También le he dicho en ocasiones a mis amigos —por pura provocación— que no quería tener un hijo porque no deseaba meter la mano en la caca de un bebé ni, más adelante, vivir con un adolescente que me menosprecie, como yo mismo lo hice con mi padre a esa edad. Además de mi ausencia de deseo de procrear, estas razones que doy son muy egoístas, ¿pero son verdaderas? A menudo digo que no quiero contribuir a la destrucción de la humanidad añadiéndole otro ser más —ya demasiado numerosa desde hace décadas— que, como bien sabemos, está destruyendo la tierra. Pero la razón que me llevaría a tener hijos, si debo dar una, es egoísta.
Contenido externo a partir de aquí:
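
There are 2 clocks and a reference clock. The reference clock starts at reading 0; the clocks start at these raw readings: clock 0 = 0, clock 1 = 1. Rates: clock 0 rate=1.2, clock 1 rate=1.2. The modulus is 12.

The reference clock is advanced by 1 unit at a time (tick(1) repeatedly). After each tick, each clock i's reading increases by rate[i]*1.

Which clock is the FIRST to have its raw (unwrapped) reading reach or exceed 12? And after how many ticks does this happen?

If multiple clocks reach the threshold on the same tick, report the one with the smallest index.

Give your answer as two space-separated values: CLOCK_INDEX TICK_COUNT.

clock 0: start=0, rate=1.2, needs 12-0 = 12; ticks = ceil(12/1.2) = ceil(10.0000) = 10; reading at tick 10 = 0 + 1.2*10 = 12.0000
clock 1: start=1, rate=1.2, needs 12-1 = 11; ticks = ceil(11/1.2) = ceil(9.1667) = 10; reading at tick 10 = 1 + 1.2*10 = 13.0000
Minimum tick count = 10; winners = [0, 1]; smallest index = 0

Answer: 0 10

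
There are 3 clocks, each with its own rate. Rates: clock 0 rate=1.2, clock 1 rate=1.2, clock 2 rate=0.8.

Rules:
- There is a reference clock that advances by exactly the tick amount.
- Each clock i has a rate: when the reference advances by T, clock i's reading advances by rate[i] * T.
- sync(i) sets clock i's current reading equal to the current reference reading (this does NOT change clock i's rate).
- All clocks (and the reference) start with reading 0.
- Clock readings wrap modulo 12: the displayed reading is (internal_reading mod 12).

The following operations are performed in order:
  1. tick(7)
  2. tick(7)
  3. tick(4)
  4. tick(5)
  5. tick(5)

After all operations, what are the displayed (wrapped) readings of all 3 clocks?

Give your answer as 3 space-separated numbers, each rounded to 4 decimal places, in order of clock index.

After op 1 tick(7): ref=7.0000 raw=[8.4000 8.4000 5.6000]
After op 2 tick(7): ref=14.0000 raw=[16.8000 16.8000 11.2000]
After op 3 tick(4): ref=18.0000 raw=[21.6000 21.6000 14.4000]
After op 4 tick(5): ref=23.0000 raw=[27.6000 27.6000 18.4000]
After op 5 tick(5): ref=28.0000 raw=[33.6000 33.6000 22.4000]
Wrap final raw readings (mod 12): 33.6000 mod 12 = 9.6000; 33.6000 mod 12 = 9.6000; 22.4000 mod 12 = 10.4000

Answer: 9.6000 9.6000 10.4000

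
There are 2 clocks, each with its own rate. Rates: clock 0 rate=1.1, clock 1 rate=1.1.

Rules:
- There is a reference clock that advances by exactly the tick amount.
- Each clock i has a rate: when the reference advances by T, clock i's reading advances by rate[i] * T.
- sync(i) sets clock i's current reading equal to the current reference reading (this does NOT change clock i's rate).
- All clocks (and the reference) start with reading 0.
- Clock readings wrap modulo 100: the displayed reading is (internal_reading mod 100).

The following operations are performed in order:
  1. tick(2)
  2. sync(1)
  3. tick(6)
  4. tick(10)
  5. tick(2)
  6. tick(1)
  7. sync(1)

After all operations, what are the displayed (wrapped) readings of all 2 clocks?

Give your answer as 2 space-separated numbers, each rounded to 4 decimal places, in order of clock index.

After op 1 tick(2): ref=2.0000 raw=[2.2000 2.2000]
After op 2 sync(1): ref=2.0000 raw=[2.2000 2.0000]
After op 3 tick(6): ref=8.0000 raw=[8.8000 8.6000]
After op 4 tick(10): ref=18.0000 raw=[19.8000 19.6000]
After op 5 tick(2): ref=20.0000 raw=[22.0000 21.8000]
After op 6 tick(1): ref=21.0000 raw=[23.1000 22.9000]
After op 7 sync(1): ref=21.0000 raw=[23.1000 21.0000]
Wrap final raw readings (mod 100): 23.1000 mod 100 = 23.1000; 21.0000 mod 100 = 21.0000

Answer: 23.1000 21.0000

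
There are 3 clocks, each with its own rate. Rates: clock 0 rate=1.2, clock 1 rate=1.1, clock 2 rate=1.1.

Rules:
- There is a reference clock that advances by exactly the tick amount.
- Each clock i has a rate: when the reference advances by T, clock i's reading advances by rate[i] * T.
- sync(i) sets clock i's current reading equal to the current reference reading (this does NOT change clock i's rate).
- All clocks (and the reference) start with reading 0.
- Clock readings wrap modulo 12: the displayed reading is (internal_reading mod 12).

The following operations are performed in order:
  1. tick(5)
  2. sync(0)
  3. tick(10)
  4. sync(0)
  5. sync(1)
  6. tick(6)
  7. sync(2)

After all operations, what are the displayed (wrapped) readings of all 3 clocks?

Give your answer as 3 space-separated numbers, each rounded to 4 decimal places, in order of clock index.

Answer: 10.2000 9.6000 9.0000

Derivation:
After op 1 tick(5): ref=5.0000 raw=[6.0000 5.5000 5.5000]
After op 2 sync(0): ref=5.0000 raw=[5.0000 5.5000 5.5000]
After op 3 tick(10): ref=15.0000 raw=[17.0000 16.5000 16.5000]
After op 4 sync(0): ref=15.0000 raw=[15.0000 16.5000 16.5000]
After op 5 sync(1): ref=15.0000 raw=[15.0000 15.0000 16.5000]
After op 6 tick(6): ref=21.0000 raw=[22.2000 21.6000 23.1000]
After op 7 sync(2): ref=21.0000 raw=[22.2000 21.6000 21.0000]
Wrap final raw readings (mod 12): 22.2000 mod 12 = 10.2000; 21.6000 mod 12 = 9.6000; 21.0000 mod 12 = 9.0000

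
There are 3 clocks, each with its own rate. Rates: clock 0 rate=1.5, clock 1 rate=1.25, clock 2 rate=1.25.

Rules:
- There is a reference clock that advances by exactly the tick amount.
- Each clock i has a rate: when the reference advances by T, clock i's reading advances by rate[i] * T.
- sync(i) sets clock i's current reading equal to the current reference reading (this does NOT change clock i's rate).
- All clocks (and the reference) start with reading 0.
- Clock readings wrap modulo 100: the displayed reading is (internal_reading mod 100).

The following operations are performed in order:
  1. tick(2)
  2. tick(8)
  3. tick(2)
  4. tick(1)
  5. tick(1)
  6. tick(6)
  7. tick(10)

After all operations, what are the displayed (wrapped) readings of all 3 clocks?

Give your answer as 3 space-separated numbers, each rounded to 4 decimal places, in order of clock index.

Answer: 45.0000 37.5000 37.5000

Derivation:
After op 1 tick(2): ref=2.0000 raw=[3.0000 2.5000 2.5000]
After op 2 tick(8): ref=10.0000 raw=[15.0000 12.5000 12.5000]
After op 3 tick(2): ref=12.0000 raw=[18.0000 15.0000 15.0000]
After op 4 tick(1): ref=13.0000 raw=[19.5000 16.2500 16.2500]
After op 5 tick(1): ref=14.0000 raw=[21.0000 17.5000 17.5000]
After op 6 tick(6): ref=20.0000 raw=[30.0000 25.0000 25.0000]
After op 7 tick(10): ref=30.0000 raw=[45.0000 37.5000 37.5000]
Wrap final raw readings (mod 100): 45.0000 mod 100 = 45.0000; 37.5000 mod 100 = 37.5000; 37.5000 mod 100 = 37.5000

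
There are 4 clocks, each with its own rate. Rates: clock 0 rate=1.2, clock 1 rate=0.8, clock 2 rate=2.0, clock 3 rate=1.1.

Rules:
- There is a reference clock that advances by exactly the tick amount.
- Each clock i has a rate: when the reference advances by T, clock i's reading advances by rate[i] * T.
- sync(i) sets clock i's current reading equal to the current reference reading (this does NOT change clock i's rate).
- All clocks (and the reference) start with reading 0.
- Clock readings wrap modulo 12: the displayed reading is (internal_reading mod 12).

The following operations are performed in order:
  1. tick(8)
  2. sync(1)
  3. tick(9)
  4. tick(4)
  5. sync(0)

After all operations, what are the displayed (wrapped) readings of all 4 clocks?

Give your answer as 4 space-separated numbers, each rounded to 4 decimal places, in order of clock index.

Answer: 9.0000 6.4000 6.0000 11.1000

Derivation:
After op 1 tick(8): ref=8.0000 raw=[9.6000 6.4000 16.0000 8.8000]
After op 2 sync(1): ref=8.0000 raw=[9.6000 8.0000 16.0000 8.8000]
After op 3 tick(9): ref=17.0000 raw=[20.4000 15.2000 34.0000 18.7000]
After op 4 tick(4): ref=21.0000 raw=[25.2000 18.4000 42.0000 23.1000]
After op 5 sync(0): ref=21.0000 raw=[21.0000 18.4000 42.0000 23.1000]
Wrap final raw readings (mod 12): 21.0000 mod 12 = 9.0000; 18.4000 mod 12 = 6.4000; 42.0000 mod 12 = 6.0000; 23.1000 mod 12 = 11.1000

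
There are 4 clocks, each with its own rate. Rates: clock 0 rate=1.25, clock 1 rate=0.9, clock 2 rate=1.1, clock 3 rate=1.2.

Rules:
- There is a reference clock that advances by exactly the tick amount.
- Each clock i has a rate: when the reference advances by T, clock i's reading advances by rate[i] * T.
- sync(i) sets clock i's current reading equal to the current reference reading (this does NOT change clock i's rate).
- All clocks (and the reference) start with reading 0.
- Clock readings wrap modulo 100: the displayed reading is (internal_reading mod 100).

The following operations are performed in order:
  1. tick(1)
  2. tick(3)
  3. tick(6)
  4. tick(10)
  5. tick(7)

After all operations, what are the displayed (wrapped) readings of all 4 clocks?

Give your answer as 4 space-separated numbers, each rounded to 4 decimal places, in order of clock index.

Answer: 33.7500 24.3000 29.7000 32.4000

Derivation:
After op 1 tick(1): ref=1.0000 raw=[1.2500 0.9000 1.1000 1.2000]
After op 2 tick(3): ref=4.0000 raw=[5.0000 3.6000 4.4000 4.8000]
After op 3 tick(6): ref=10.0000 raw=[12.5000 9.0000 11.0000 12.0000]
After op 4 tick(10): ref=20.0000 raw=[25.0000 18.0000 22.0000 24.0000]
After op 5 tick(7): ref=27.0000 raw=[33.7500 24.3000 29.7000 32.4000]
Wrap final raw readings (mod 100): 33.7500 mod 100 = 33.7500; 24.3000 mod 100 = 24.3000; 29.7000 mod 100 = 29.7000; 32.4000 mod 100 = 32.4000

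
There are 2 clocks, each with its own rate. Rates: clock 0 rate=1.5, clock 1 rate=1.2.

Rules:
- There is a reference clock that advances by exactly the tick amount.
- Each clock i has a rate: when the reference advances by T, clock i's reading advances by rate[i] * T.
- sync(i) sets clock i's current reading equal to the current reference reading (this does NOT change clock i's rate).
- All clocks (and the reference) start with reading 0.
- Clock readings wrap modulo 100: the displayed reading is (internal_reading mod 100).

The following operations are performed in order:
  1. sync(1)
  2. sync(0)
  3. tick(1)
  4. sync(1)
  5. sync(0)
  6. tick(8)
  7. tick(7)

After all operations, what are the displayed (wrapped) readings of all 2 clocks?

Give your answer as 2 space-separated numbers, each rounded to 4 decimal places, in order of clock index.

After op 1 sync(1): ref=0.0000 raw=[0.0000 0.0000]
After op 2 sync(0): ref=0.0000 raw=[0.0000 0.0000]
After op 3 tick(1): ref=1.0000 raw=[1.5000 1.2000]
After op 4 sync(1): ref=1.0000 raw=[1.5000 1.0000]
After op 5 sync(0): ref=1.0000 raw=[1.0000 1.0000]
After op 6 tick(8): ref=9.0000 raw=[13.0000 10.6000]
After op 7 tick(7): ref=16.0000 raw=[23.5000 19.0000]
Wrap final raw readings (mod 100): 23.5000 mod 100 = 23.5000; 19.0000 mod 100 = 19.0000

Answer: 23.5000 19.0000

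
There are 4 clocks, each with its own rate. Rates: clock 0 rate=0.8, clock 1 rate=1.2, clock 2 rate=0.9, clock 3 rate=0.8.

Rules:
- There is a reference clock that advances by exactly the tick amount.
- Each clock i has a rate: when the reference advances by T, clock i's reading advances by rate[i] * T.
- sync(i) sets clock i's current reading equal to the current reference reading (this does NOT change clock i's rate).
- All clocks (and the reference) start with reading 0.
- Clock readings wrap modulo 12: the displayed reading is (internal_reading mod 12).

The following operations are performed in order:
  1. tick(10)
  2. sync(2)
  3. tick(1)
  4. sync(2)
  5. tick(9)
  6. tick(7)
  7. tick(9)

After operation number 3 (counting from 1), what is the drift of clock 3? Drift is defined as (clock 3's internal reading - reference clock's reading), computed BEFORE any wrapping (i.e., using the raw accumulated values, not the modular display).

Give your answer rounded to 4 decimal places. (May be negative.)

After op 1 tick(10): ref=10.0000 raw=[8.0000 12.0000 9.0000 8.0000]
After op 2 sync(2): ref=10.0000 raw=[8.0000 12.0000 10.0000 8.0000]
After op 3 tick(1): ref=11.0000 raw=[8.8000 13.2000 10.9000 8.8000]
Drift of clock 3 after op 3: 8.8000 - 11.0000 = -2.2000

Answer: -2.2000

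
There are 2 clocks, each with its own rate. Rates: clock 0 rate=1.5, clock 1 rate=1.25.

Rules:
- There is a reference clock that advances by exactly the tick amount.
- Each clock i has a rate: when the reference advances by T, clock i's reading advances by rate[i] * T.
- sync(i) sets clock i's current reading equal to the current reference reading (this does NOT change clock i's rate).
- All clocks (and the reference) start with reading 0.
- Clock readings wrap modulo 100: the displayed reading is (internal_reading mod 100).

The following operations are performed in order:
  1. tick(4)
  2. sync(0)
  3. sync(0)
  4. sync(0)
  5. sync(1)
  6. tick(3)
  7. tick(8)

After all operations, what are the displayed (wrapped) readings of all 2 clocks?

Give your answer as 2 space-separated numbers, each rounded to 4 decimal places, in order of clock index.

Answer: 20.5000 17.7500

Derivation:
After op 1 tick(4): ref=4.0000 raw=[6.0000 5.0000]
After op 2 sync(0): ref=4.0000 raw=[4.0000 5.0000]
After op 3 sync(0): ref=4.0000 raw=[4.0000 5.0000]
After op 4 sync(0): ref=4.0000 raw=[4.0000 5.0000]
After op 5 sync(1): ref=4.0000 raw=[4.0000 4.0000]
After op 6 tick(3): ref=7.0000 raw=[8.5000 7.7500]
After op 7 tick(8): ref=15.0000 raw=[20.5000 17.7500]
Wrap final raw readings (mod 100): 20.5000 mod 100 = 20.5000; 17.7500 mod 100 = 17.7500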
Sería para no morir solo: que haya un ser a mi lado junto a mi lecho de muerte, y acaso sentiría que mi vida se prolonga en esa vida que yo mismo le habría dado. Sin embargo, sé perfectamente que, con o sin hijos, exceptuado un accidente aéreo o un ilusorio suicidio colectivo, de cualquier modo, moriré solo. 

 

[1] En castellano es común que se diga tanto “Hijo de puta” como “Hija de puta”, según el caso. En cambio, en francés, el uso de “fille de pute” es infrecuente (N. del T.).